If a vote is held Thursday, at least 24 would need to ratify a new CBA. If it’s passed by both sides, team executives would be schooled later that day and Friday in Atlanta in the guidelines and how to apply them; topics would include the 2011 NFL calendar, rookie salary system and new free agency rules.
“Our goal today is to see what is on the table and discuss outlying issues,” Mawae said. “The players are not tied to a July 21 timeline. Our timeline is that which gives us the best deal for the players — today, tomorrow or whatever it might be.”
Two people familiar with the negotiations told the Associated Press that players and owners were expected to review a potential agreement by midday Wednesday.

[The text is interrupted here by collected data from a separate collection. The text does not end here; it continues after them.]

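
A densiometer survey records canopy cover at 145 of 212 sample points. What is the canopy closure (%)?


Formula: Canopy closure = covered points / total points * 100
Closure = 145 / 212 * 100
Closure = 0.684 * 100 = 68.4%

68.4


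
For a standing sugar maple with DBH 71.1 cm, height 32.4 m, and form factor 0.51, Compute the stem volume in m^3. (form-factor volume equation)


Formula: V = pi * (DBH/200)^2 * H * ff
Radius = DBH/200 = 71.1/200 = 0.3555 m
Radius^2 = 0.3555^2 = 0.12638025 m^2
V = pi * 0.12638025 * 32.4 * 0.51
V = 6.561 m^3

6.561


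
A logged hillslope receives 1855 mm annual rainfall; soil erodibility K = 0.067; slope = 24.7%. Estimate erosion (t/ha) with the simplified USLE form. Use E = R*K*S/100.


Formula: E = R * K * S / 100  (simplified USLE)
R * K = 1855 * 0.067 = 124.285
E = 124.285 * 24.7 / 100 = 30.7 t/ha

30.7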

Another person, however, said there still were issues to be resolved.
All three people spoke to the AP on condition of anonymity because the process was supposed to remain confidential.
The NFLPA’s executive committee reviewed only portions of a potential agreement Tuesday, with not enough information to warrant a vote yet.
There still were unresolved issues Tuesday, including what it would take to get the 10 plaintiffs — including quarterbacks Tom Brady, Peyton Manning and Drew Brees, Chargers receiver Vincent Jackson and Patriots guard Logan Mankins — to sign off on a settlement to their antitrust lawsuit against the NFL that is pending in federal court in Minnesota.
“Obviously, there’s the litigation with the named plaintiffs, and I am not familiar with the whole legal part of it. … But at the end of the day,” Mawae said, “the deal we are working on is the deal that’s best for all the players in the NFL, and not just four guys.”
On Tuesday, Jackson tweeted: “I have made no demands, I wanna play ball like the rest of my peers!”
Another pending dispute has been the TV networks case – the so-called “Doty” case, in which players accused owners of setting up $4 billion in “lockout insurance” as leverage in the event the lockout dragged on.